This letter from Nick Kempe was published in the Herald on 28th Feb 2024 – we reprint it here with Nick’s permission.
A perfect illustration of how managers of Scotland’s “integrated” health and social care services ignore the impact of the cuts they are imposing (The collapse of social care Letters 27th February) comes from a recent paper to the Edinburgh Integrated Joint Board. In assessing the case for £67m cuts in the city next year it states “Equality and integrated impact assessment. There are no specific implications arising from this report” and “Quality of care. There are no specific implications arising from this report.”
As Duncan MacGillivray observes, we have managers beyond caring and who no longer have any interests in the needs of the people our health and social care services are supposed to serve.
While UK Government imposed austerity and neoliberal philosophy, which asserts everyone is responsible for their own problems, has helped create the new breed of uncaring public service manager, the continued attempts by the Scottish Governments to integrate care with health hasn’t helped. As if the challenge of managing health or social care services was not enough, the Scottish Government now expects managers to do both when Scottish Ministers find it difficult enough to handle one brief. Not only are both social care and health very complex in themselves, broadly speaking they involve very different knowledge, skills and philosophies as the people who use services know only too well. Hence, the medical model of disability and the social model of disability. Combining the two is an impossible job, hence the alienation of senior managers and their rapid turnover in the Health and Social Care Partnerships.
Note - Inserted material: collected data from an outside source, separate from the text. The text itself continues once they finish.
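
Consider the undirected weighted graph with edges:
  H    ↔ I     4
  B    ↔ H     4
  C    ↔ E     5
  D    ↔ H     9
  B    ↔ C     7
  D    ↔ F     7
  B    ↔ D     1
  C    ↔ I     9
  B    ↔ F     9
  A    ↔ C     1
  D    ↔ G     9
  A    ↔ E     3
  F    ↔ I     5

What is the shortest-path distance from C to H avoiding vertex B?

13

Paths from C to H avoiding B:
C → I → H: 9 + 4 = 13
C → I → F → D → H: 9 + 5 + 7 + 9 = 30
Shortest: 13.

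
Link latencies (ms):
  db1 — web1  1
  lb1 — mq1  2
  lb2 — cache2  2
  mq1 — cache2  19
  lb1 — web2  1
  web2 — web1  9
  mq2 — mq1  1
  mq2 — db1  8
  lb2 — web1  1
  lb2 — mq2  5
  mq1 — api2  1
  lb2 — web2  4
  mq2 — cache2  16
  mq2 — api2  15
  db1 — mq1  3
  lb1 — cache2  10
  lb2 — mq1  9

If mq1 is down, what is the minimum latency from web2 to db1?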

There is little evidence to support the idea that management can force these two systems together and the failures are well documented in Audit Scotland’s reports on “integration”. Despite this, and despite being forced by Cosla in the Verity House agreement to accept that local government should retain some responsibility for care, integration is still at the centre of the Scottish Government’s misconceived plans to create a National Care Service. The latest proposed structure is tripartite and will involve the Scottish Government, the NHS and local authorities running a new version of the Integrated Joint Boards. No mechanisms have been proposed that would ensure these new boards and the senior managers who report to them will be any more accountable than the Edinburgh IJB is now.
If Scotland is to avoid these management failures going forward, we need to empower health and social care staff who are on the front line to speak out about what is really happening. Managers should then be required to support that by giving as much priority to needs as to budgets. Integration undermines possibility that by forcing managers to take responsibility for people and services in which they have little or no expertise. Rather than asking managers to do the impossible, we would be far better keeping care and health separate and resourcing front-line services so they have time to work together as required for the benefit of the people who need them.